Bangkok (Thailand), 22 April 2022 - Once an emerging threat, wildlife and forestry crime today has transformed into one of the largest transnational organized criminal activities in Southeast Asia and the Pacific, generating an estimated $19.5B USD annually. Of this, the illegal harvesting and trafficking of timber alone is worth approximately $17B USD per year, making it the second-highest value illicit commodity in the region. Unlike other illicit commodities, the illegal trade of wildlife and timber products is often embedded in legitimate trade, making it difficult to detect. It frequently converges with other serious crimes, and is fuelled by corruption, fraud, lax regulation, and poor law enforcement.
The forestry sector in Southeast Asia is especially vulnerable to corruption. This can be caused by a multitude of factors, from weak governance of forest resources, unclear forest tenure, corruption in timber supply chains, and the region’s proximity to consumer markets and timber processing industries in China continue to make Southeast Asia’s timber species high-value targets for criminal networks. Penalties for environmental crimes are often weak, and legal frameworks require reform in many jurisdictions in the region. Underpinning it all, high levels of corruption greatly facilitate the illegal trade of wildlife and timber, disabling investigations and prosecutions, and posing a serious threat to national governance.
To address these issues, UNODC, in collaboration with Thailand’s Department of National Parks, Wildlife and Plant Conservation (DNP), and the Ministry of Natural Resources and Environment hosted a Corruption Risk Assessment workshop related to wildlife trafficking on 20-22 April 2022. This training gathered 31 participants from the DNP and relevant law enforcement agencies including the National Anti-Corruption Commission (NACC), the Natural Resources and Environmental Crime Suppression Division of the Royal Thai Police, Customs Department, Office of the Attorney General, Royal Forest Department, Department of Special Investigation, and Office of Public Sector Anti-Corruption Commission.

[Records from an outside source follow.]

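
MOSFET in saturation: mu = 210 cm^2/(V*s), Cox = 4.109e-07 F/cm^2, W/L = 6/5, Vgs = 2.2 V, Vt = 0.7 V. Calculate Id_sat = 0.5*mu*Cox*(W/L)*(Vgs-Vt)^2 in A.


Step 1: Overdrive voltage Vov = Vgs - Vt = 2.2 - 0.7 = 1.5 V
Step 2: W/L = 6/5 = 1.2
Step 3: Id = 0.5 * 210 * 4.109e-07 * 1.2 * 1.5^2
Step 4: Id = 1.16e-04 A

1.16e-04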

Some highlights of the workshop were a presentation of the study: “Corruption Risks in the Wildlife Management Sector in Thailand,” which provided an overview of corruption as related to wildlife trafficking and a presentation on “Global Efforts to Combat Corruption in Wildlife matters related to CITES.”
Law enforcement agencies such as the NACC, DNP, Customs Department and the Royal Thai Police also presented existing measures and assessment tools for tackling corruption, prior to the workshop participants engaging in a risk identification process through group discussion. During the Corruption Risk Assessment, the participants analysed the risks for corruption in the wildlife sector in Thailand and produced corresponding evaluations.
The training was organized in close partnership with the Thailand DNP, who helped to promote the workshop by recruiting the participants as well as liaising with government counterparts for their participation.
This training was part of activities funded by the Ministry of Justice of Government of the Republic of Korea.